Quasi quasi mi leggo Londra

16th September 2014/0/0

Article on our map in La Stampa! See it here.

Here’s a trans­la­tion:

I almost read London

A new map graphics fixed more than 250 literary places in the British capital. A gripping read by authors and char­ac­ters, but also a puzzle to solve

The Literary Map of London was created by a col­lab­o­ra­tion between the artist and graphic designer Dex
interior Anna Burles. The map, along with other works of art created by the same concept graph, you can buy it on the website runforthehills.bigcartel.com

05/09/2014
VITTORIO SABADIN

Who loves English lit­er­a­ture can go to London for weeks looking for the places of his favorite writers. We organize tour even theme: there is a certain time to a metro stop and walk in the footsteps of Charles Dickens, George Orwell, Virginia Woolf, guided by an expert that shows things that just do not ever would notice .They always travel exciting: to see the places described in the books that we loved creates an even stronger bond, a feeling of com­plic­i­ty intimacy with the author.

Lacked a guide to literary London, but now there is.
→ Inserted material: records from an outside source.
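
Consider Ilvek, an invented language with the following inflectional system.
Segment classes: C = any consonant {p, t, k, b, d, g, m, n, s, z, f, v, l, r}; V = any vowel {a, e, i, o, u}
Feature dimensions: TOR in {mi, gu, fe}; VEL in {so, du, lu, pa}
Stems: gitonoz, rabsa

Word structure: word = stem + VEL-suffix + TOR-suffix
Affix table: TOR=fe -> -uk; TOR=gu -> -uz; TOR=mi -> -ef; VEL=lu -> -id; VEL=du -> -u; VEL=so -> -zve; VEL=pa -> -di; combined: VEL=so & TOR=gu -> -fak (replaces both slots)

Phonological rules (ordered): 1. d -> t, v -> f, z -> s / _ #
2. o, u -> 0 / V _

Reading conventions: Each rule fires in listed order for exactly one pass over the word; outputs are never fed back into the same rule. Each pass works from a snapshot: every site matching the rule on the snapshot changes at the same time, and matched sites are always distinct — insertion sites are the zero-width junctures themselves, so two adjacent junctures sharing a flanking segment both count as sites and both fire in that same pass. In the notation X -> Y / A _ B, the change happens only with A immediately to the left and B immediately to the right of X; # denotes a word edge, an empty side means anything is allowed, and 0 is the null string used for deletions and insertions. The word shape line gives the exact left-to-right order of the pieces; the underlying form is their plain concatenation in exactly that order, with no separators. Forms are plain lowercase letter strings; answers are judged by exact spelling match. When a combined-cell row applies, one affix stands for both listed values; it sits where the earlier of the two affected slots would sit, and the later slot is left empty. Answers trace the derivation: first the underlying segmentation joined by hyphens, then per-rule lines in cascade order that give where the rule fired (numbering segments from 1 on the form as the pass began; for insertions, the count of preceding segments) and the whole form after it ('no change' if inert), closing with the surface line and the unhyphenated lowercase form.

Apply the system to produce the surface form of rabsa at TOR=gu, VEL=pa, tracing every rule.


underlying: rabsa-di-uz
1. d -> t, v -> f, z -> s / _ #: fires at position(s) 9: rabsadius
2. o, u -> 0 / V _: fires at position(s) 8: rabsadis
surface: rabsadis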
It ‘a beautiful map created by artist chart “Dex” and the interior designer Anna Burles, a puzzle which contains thousands of names in quotation of 250 works, which are located in the place where the character lived or acted. It should perhaps be a little ‘fans of English writers, but it can be really fun to look up the names and find out the reasons that bind them to a certain location on the map.

The name that stands out the most, for greatness, is to Sherlock Holmes, which covers Regents Park, Marylebone Road, and of course Baker Street, where he lived, inex­is­tent number 221B, the most famous detective in the world. After the success of the books by Arthur Conan Doyle, the 221B has been forcibly inserted between numbers 237 and 241, and in the house you can visit a repro­duc­tion of the study of Victorian Sherlock, with an adjoining lab­o­ra­to­ry.

Moll Flanders was placed along the Thames, where stood the brutal Newgate prison that housed his mother in the novel by Daniel Defoe. The building on the corner of Newgate Street and Old Bailey was well known to the writer, who spent a few weeks because of his political activ­i­ties. Just in Newgate, Defoe wrote the first notes of Moll Flanders , the prototype of the English novel: to describe how Moll was in prison, he had only to look around.

Peering through the grate in the cell of the hapless Flanders, you can see over the Thames the place to hang around Bill Sikes, the rude and uncouth criminal Oliver Twist . References to the mas­ter­piece of Charles Dickens are among the most numerous. To the north, in the area of Liverpool Road, Oliver is mentioned with great vis­i­bil­i­ty, because it was by the road that went to London. Nearby is also remem­bered Fagin, the character that Dickens copied by a thug true, Ikey Solomon, a “kidsman” which collected the boys from the streets and turn them into thieves and hold them to his court. Dickens is almost every­where, in the neigh­bor­hoods of the East End, and in citations could not miss Ebenezer Scrooge, the miser arid ‘A Christmas Carol’ who lived in an unknown way, “a grim old tenement that was hiding in the bottom of a chi­as­suo­lo. ”

Phileas Fogg got along much better instead, with his friends at the exclusive Reform Club 104 Pall Mall. That ‘s where, between a card game and the other, made a bet with the other share­hold­ers 50,000 pounds that would make a trip around the world in 80 days. He returned to the club on time, in the novel by Jules Verne (one of the few for­eign­ers allowed in the map), at 8.45 on December 21, 1872 Fogg lived not far away, in Savile Row, and therefore did not have to go far to order a new dress.

On the literary map of London you can follow the tracks of nearly every major writer. There is the Bloomsbury Group, formed by Virginia Woolf, John Maynard Keynes, EM Forster and many other writers and artists. They met in Gordon Square and attended the old armchairs in the bar of the Hotel Russell, still one of the best places to write or chat. In front, there is the ominous facade of the University of London, George Orwell served as a model of the “Ministry of Truth” in 1984 .

We could not miss Peter Pan, placed at the height of Kensington Gardens, where he spent his childhood. There’s even Bridget Jones, placed above his home in Bedale Street, close to London Bridge tube station, and there is also James Bond, who in the novels of Fleming lived at Chelsea and went out on the King’s Road with his Bentley Blower 4 ½ of 1930, a car on which it’s really hard to imagine 007.

The map is full of mysteries to be solved pleasant and even unknown writers, but deserving. The Ben Jonson located on the Isle of Dogs, ahead of Greenwich, is the author with Thomas Nashe’s “The Isle of Dog,” a satirical comedy of 1597 that made fun of Queen Elizabeth I. It was shown only once and per­pe­tra­tors were arrested. The text was destroyed and we do not know what to say. Good reasons to add one of the mas­ter­pieces of English lit­er­a­ture.